Check Processing Delays
Incident Report for Onfido
Postmortem

Summary

A mismatch of check volumes and handling capacity resulted in an increased queue time for document checks requiring human-assisted review. This resulted in extended processing times over a 2 hour period, with the highest impact being 20 minutes delays before verification completion.

Timeline

  • Monday 10th June 14:08 BST: We were alerted to volumes increasing for our manual review teams, resulting in some checks having extended processing times. The impact at this point was low, and self-contained.
  • Monday 10th June 15:52 BST: We were alerted again to volumes further increasing this time further increasing the processing time of verifications.
  • Monday 10th June 16:20 BST:

    • We updated the status page to highlight that turnaround times had reached 15 minutes.
    • We added capacity to our processing teams and turnaround times starting to reduce.
    • Turnaround times came down from 15 mins back to below 5 minutes
  • Monday 10th June 18:55 BST: Status page was updated to inform that the issue was resolved.

Root Cause

As part of Onfido’s ‘Boost’ document configuration, any check which has an overall sub-result of ≠ ‘clear’ (including cases where there are higher suspicions of fraud) is pushed to a specialist team of fraud analysts for manual review.

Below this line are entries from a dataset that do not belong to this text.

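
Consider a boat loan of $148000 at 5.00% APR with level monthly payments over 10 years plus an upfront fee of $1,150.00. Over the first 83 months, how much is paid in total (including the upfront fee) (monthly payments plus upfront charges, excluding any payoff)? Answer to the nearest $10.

At 5.00% the monthly rate is 0.0041667, so the payment is 148,000 × 0.0041667 / (1 − 1.0041667^−120) = $1,569.77.
Total outlay = 83 × $1,569.77 + $1,150.00 = $131,440.91.

$131,440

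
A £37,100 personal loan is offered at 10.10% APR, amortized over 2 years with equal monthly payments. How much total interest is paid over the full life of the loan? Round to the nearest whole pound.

£4,029

At 10.10% the monthly rate is 0.0084167, so the payment is 37,100 × 0.0084167 / (1 − 1.0084167^−24) = £1,713.69.
Total paid = 24 × £1,713.69 = £41,128.56; interest = £41,128.56 − £37,100 = £4,028.56.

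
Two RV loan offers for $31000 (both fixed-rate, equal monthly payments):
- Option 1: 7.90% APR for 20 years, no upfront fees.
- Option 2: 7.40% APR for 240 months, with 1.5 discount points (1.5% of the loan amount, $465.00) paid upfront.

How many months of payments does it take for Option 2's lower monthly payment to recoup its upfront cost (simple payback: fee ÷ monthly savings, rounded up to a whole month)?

49 months

Option 1: at 7.90% the monthly rate is 0.0065833, so the payment is 31,000 × 0.0065833 / (1 − 1.0065833^−240) = $257.37.
Option 2: monthly rate = 7.4%/12 = 0.0061667; payment = 31,000 × 0.0061667 / (1 − (1+0.0061667)^−240) = $247.84.
Monthly savings = $257.37 − $247.84 = $9.53.
Break-even = $465.00 / $9.53 = 48.79 → 49 months.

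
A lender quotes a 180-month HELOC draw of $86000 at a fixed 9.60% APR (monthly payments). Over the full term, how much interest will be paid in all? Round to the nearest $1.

$76,581

At 9.60% the monthly rate is 0.0080000, so the payment is 86,000 × 0.0080000 / (1 − 1.0080000^−180) = $903.23.
Total paid = 180 × $903.23 = $162,581.40; interest = $162,581.40 − $86,000 = $76,581.40.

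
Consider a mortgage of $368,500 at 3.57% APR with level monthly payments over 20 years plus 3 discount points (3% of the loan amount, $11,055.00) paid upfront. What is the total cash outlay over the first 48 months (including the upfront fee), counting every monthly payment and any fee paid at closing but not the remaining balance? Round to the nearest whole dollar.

At 3.57% the monthly rate is 0.0029750, so the payment is 368,500 × 0.0029750 / (1 − 1.0029750^−240) = $2,150.43.
Total outlay = 48 × $2,150.43 + $11,055.00 = $114,275.64.

$114,276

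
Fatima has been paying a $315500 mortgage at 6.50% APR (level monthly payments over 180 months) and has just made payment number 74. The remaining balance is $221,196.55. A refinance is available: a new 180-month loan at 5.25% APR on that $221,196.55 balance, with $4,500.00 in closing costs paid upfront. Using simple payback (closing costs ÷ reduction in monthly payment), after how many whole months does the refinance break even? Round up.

5 months

Current payment = 315,500 × 6.5%/12 / (1 − (1+0.0054167)^−180) = $2,748.34.
Refinanced payment = 221,196.55 × 0.0043750 / (1 − (1+0.0043750)^−180) = $1,778.15.
Monthly savings = $2,748.34 − $1,778.15 = $970.19.
Break-even = $4,500.00 / $970.19 = 4.64 → 5 months.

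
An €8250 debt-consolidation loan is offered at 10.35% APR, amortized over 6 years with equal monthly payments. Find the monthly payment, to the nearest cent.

€154.30

Monthly rate = 10.35%/12 = 0.0086250; payment = 8,250 × 0.0086250 / (1 − (1+0.0086250)^−72) = €154.30.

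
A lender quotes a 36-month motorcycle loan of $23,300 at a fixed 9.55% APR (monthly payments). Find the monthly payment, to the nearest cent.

Monthly rate = 9.55%/12 = 0.0079583; payment = 23,300 × 0.0079583 / (1 − (1+0.0079583)^−36) = $746.91.

$746.91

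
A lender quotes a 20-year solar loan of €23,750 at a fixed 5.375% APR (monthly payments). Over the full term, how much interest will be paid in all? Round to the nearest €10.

At 5.375% the monthly rate is 0.0044792, so the payment is 23,750 × 0.0044792 / (1 − 1.0044792^−240) = €161.70.
Total paid = 240 × €161.70 = €38,808.00; interest = €38,808.00 − €23,750 = €15,058.00.

€15,060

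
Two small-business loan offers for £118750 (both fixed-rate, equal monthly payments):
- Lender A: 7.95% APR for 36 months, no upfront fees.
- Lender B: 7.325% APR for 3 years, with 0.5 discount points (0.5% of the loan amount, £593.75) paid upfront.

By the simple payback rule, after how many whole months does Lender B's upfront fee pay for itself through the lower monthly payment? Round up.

Lender A: monthly rate = 7.95%/12 = 0.0066250; payment = 118,750 × 0.0066250 / (1 − (1+0.0066250)^−36) = £3,718.45.
Lender B: at 7.325% the monthly rate is 0.0061042, so the payment is 118,750 × 0.0061042 / (1 − 1.0061042^−36) = £3,684.33.
Monthly savings = £3,718.45 − £3,684.33 = £34.12.
Break-even = £593.75 / £34.12 = 17.40 → 18 months.

18 months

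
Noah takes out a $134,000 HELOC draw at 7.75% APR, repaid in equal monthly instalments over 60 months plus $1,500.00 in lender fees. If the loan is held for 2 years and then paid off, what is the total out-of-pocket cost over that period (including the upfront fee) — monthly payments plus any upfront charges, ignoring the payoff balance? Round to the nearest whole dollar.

Monthly rate = 7.75%/12 = 0.0064583; payment = 134,000 × 0.0064583 / (1 − (1+0.0064583)^−60) = $2,701.03.
Total outlay = 24 × $2,701.03 + $1,500.00 = $66,324.72.

$66,325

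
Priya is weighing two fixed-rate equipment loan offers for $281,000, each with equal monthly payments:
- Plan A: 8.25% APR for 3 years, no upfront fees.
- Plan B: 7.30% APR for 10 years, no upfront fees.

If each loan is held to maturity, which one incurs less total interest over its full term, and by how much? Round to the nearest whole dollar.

Plan A: monthly rate = 8.25%/12 = 0.0068750; payment = 281,000 × 0.0068750 / (1 − (1+0.0068750)^−36) = $8,837.96.
Total interest on Plan A = 36 × $8,837.96 − $281,000 = $37,166.56.
Plan B: monthly rate = 7.3%/12 = 0.0060833; payment = 281,000 × 0.0060833 / (1 − (1+0.0060833)^−120) = $3,306.26.
Total interest on Plan B = 120 × $3,306.26 − $281,000 = $115,751.20.
Plan A is lower by $78,584.64.

Plan A by $78,585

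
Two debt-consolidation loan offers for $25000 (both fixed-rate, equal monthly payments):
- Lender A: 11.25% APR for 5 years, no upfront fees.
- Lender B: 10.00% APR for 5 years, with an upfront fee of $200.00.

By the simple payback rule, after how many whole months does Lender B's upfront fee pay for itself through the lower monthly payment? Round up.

Lender A: monthly rate = 11.25%/12 = 0.0093750; payment = 25,000 × 0.0093750 / (1 − (1+0.0093750)^−60) = $546.68.
Lender B: at 10.00% the monthly rate is 0.0083333, so the payment is 25,000 × 0.0083333 / (1 − 1.0083333^−60) = $531.18.
Monthly savings = $546.68 − $531.18 = $15.50.
Break-even = $200.00 / $15.50 = 12.90 → 13 months.

13 months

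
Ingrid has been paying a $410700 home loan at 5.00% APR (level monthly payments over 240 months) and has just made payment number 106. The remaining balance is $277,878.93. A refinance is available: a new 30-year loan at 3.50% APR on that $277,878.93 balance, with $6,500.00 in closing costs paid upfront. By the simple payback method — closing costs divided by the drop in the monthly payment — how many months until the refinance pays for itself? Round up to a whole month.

Current payment = 410,700 × 5%/12 / (1 − (1+0.0041667)^−240) = $2,710.44.
Refinanced payment = 277,878.93 × 0.0029167 / (1 − (1+0.0029167)^−360) = $1,247.80.
Monthly savings = $2,710.44 − $1,247.80 = $1,462.64.
Break-even = $6,500.00 / $1,462.64 = 4.44 → 5 months.

5 months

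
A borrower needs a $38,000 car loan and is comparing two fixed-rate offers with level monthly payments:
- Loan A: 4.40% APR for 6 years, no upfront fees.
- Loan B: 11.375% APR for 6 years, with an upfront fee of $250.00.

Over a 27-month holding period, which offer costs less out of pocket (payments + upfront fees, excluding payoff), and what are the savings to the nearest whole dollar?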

Turnaround times are subject to check completion throughput remaining equal to or greater than the flow of incoming verifications. In this instance the issue was due to a drop in the capacity between 1-2pm BST.

Due to low volumes being handled in these intervals, a lack of staffing availability caused volume build up in the following intervals. Additional capacity was deployed to normalise the situation in later intervals. However, by this point there was already a backlog of ~15 minutes.

Remedies

  1. We have analysed peak periods and implemented increased capacity where there are troughs in processing times.
  2. As a result of this, we have already implemented more regular reporting in order to identify drops in throughput sooner.
  3. We are implementing more granular real-time reporting and alerts. This will ensure we can rapidly and proactively identify similar issues in future, limiting any impact on processing times.
Posted Jun 25, 2019 - 10:17 UTC

Resolved
This incident has been resolved. Post-mortem to follow once we have concluded our investigations.
Posted Jun 10, 2019 - 17:55 UTC
Identified
We have identified the underlying issue and are in the process of implementing a fix.

Next update will be at 19:00 UTC+1
Posted Jun 10, 2019 - 16:33 UTC
Update
We are still investigating the issue. Next update at 16:30 UTC+1.
Posted Jun 10, 2019 - 15:54 UTC
Investigating
We have identified an issue causing processing delays of upto 15mins. We are investigating and will provide an update at 15:45 UTC+1
Posted Jun 10, 2019 - 15:20 UTC